La mairie aura peut-être également envie de s’exprimer sur le sujet…

  1. Jean-Claude Herrenschmidt Jean-Claude Herrenschmidt 13 décembre 2021

    Je pense que le pavillon lui-même ne risque pas grand-chose.
    Par contre; le reste du terrain…?
    Il faut faire un peu de gymnastique pour trouver quelques lignes qui permettent de comprendre quelles pourraient être les intentions de la Ville sur l’avenir de cette propriété.
    Tout ceci est réglementé par le PLU que l’on peut consulter ici https://www.sceaux.fr/mon-quotidien/urbanisme, puis en allant cliquer sur le titre : Rapport de présentation du PLU.
    Dans ce long rapport, vous allez à la page 294 pour comprendre que sous le titre « 6- La modification n°2 du PLU, approuvée le 10 février 2021 », il pourrait être instructif d’aller voir ce que contient cette modification.
    Je suis donc allé consulter, aux prix de quelques extensions/flexions supplémentaires, la NOTICE DE PRÉSENTATION de juin 2020 qui a fait l’objet, dans les règles, d’une enquête publique de fin septembre à fin octobre 2020, puis finalement a été approuvée par le conseil de Territoire.

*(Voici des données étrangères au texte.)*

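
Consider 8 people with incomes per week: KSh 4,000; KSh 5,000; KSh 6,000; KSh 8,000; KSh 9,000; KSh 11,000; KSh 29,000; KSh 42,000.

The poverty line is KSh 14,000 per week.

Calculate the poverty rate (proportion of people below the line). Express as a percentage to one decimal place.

75.0%

6 of the 8 people have income below KSh 14,000.
H = 6/8 = 75.0%.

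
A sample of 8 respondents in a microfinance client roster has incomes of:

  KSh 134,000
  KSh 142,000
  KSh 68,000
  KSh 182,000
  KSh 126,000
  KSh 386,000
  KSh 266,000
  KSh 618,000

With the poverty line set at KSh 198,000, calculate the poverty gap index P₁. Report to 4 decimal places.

Incomes under z: KSh 68,000, KSh 126,000, KSh 134,000, KSh 142,000, KSh 182,000 (q = 5 of N = 8).
Gap ratios (z−y)/z: (198000−68000)/198000 = 0.6566; (198000−126000)/198000 = 0.3636; (198000−134000)/198000 = 0.3232; (198000−142000)/198000 = 0.2828; (198000−182000)/198000 = 0.0808.
Σ = 1.707071. Dividing by the full population N = 8 gives P₁ = 0.2134.

0.2134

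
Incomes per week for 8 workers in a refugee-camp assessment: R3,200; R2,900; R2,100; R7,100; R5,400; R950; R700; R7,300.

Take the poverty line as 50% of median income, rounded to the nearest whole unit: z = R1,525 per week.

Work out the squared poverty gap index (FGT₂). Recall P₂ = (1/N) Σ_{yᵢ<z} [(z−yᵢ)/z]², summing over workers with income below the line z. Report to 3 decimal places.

0.054

Poor units: R700, R950 (q = 2 of N = 8).
Shortfall ratios: (1525−700)/1525 = 0.5410; (1525−950)/1525 = 0.3770.
Squared: 0.2927; 0.1422.
Sum = 0.434829; P₂ = 0.434829 / 8 = 0.054.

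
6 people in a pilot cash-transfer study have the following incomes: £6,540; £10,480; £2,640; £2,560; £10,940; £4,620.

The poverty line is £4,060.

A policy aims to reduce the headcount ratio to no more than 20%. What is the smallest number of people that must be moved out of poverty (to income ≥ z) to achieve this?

1

Currently q = 2 of N = 6 are below the line (H = 0.333).
A headcount ratio of at most 20% allows at most ⌊0.20 × 6⌋ = 1 poor people.
So at least 2 − 1 = 1 must be lifted.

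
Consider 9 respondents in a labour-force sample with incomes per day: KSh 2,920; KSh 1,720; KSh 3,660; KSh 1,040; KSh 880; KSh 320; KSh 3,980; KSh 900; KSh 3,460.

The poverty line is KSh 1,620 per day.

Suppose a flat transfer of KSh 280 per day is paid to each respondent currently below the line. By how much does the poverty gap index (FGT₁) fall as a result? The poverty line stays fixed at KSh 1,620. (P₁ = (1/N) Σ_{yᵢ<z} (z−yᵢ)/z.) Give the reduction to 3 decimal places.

Before: below the line — KSh 320, KSh 880, KSh 900, KSh 1,040; poverty gap index (FGT₁) = 0.22908.
After the KSh 280 transfer: below the line — KSh 600, KSh 1,160, KSh 1,180, KSh 1,320; poverty gap index (FGT₁) = 0.15226.
Reduction = 0.22908 − 0.15226 = 0.077.

0.077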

    À la page 81 de cette notice on peut lire ce texte :
    En corrélation avec les modifications apportées au règlement, le plan de zonage est modifié afin d’y intégrer :
    • de nouveaux espaces verts protégés (EVP), identifiés en application de l’article L.151-23 du code de l’Urbanisme qui dispose que le règlement peut identifier et localiser les éléments de paysage et délimiter les sites et secteurs à protéger pour des motifs d’ordre écologique, notamment pour la préservation, le maintien ou la remise en état des continuités écologiques.

    On peut alors se dire que la Ville va mobiliser tous les moyens proposés par la réglementation pour protéger les espaces verts qui sont sous sa bienveillante responsabilité. Mais là, il ne faut surtout pas s’arrêter après cette longue recherche en allant se coucher l’esprit en paix. Car, comme chacun sait, le diable est dans les détails. Il faut donc lire la suite en page 82 pour trouver les quelques lignes concernant spécifiquement la propriété de l’architecte Victor Baltard.
    Et voilà ce texte accompagné d’une belle photo aérienne :
    • les espaces arborés de la propriété du 26 rue Bertron – il s’agit d’une des plus vastes propriétés privées de Sceaux. L’architecte Victor Baltard y avait construit sa maison, de style italianisant, au sein d’un vaste parc clos de hauts murs, en partie boisé. Cet espace a une valeur écologique certaine et il constitue un élément de paysage par la végétation arborée qui émerge du mur de clôture. Il est ainsi proposé de classer les parties les plus représentatives du parc en EVP : la partie boisée située au nord-ouest ainsi que le jardin arboré qui se développe devant la villa Baltard. Le centre du terrain et sa partie sud-ouest ont été aménagés (tennis, potager) et présentent moins d’intérêt du point de vue écologique. Surface : environ 2 300 m².
    La lecture attentive de texte avec l’aide de la photo aérienne qui l’accompagne montre toute son ambiguïté. En fait, en prenant pour prétexte la protection d’une maison d’architecte et des espaces arborés qui l’entourent comme on le voit sur la photo, le zonage montre explicitement qu’une partie de cette propriété (tennis, potager) ne sont, de fait, pas reconnus comme EVP (espace vert protégé) et donc clairement pas protégés du tout. On peut noter en passant qu’un potager a « moins d’intérêt du point de vue écologique ». Moins d’intérêt que quoi ?
    Et voilà, le tour est joué. La réglementation est respectée et, avec la bénédiction d’une procédure sans faille, ouvre clairement la possibilité de faire… ce qu’on veut…
    Le tribunal administratif le plus pointilleux n’y trouverait rien à redire.
    Bonne chance au Scéen qui a saisi Stéphane BERN.

  2. Visse Visse 8 janvier 2022

    Effectivement, la séparation du terrain en 2 lots dont 1 lot sur lequel se trouve la Villa Baltard ne s’est pas faite attendre. Quant au 2ème lot soit 4 331 m2, un permis de construire (PC 092 071 21 0003) a été accepté en mairie le 17 décembre pour 13 logements et un parking sous-terrain de 15 places. Projet décrit par le maitre d’ouvrage et les architectes comme discret, sur mesure et en symbiose avec le site … adieu le potager et le tennis ! La messe est dite.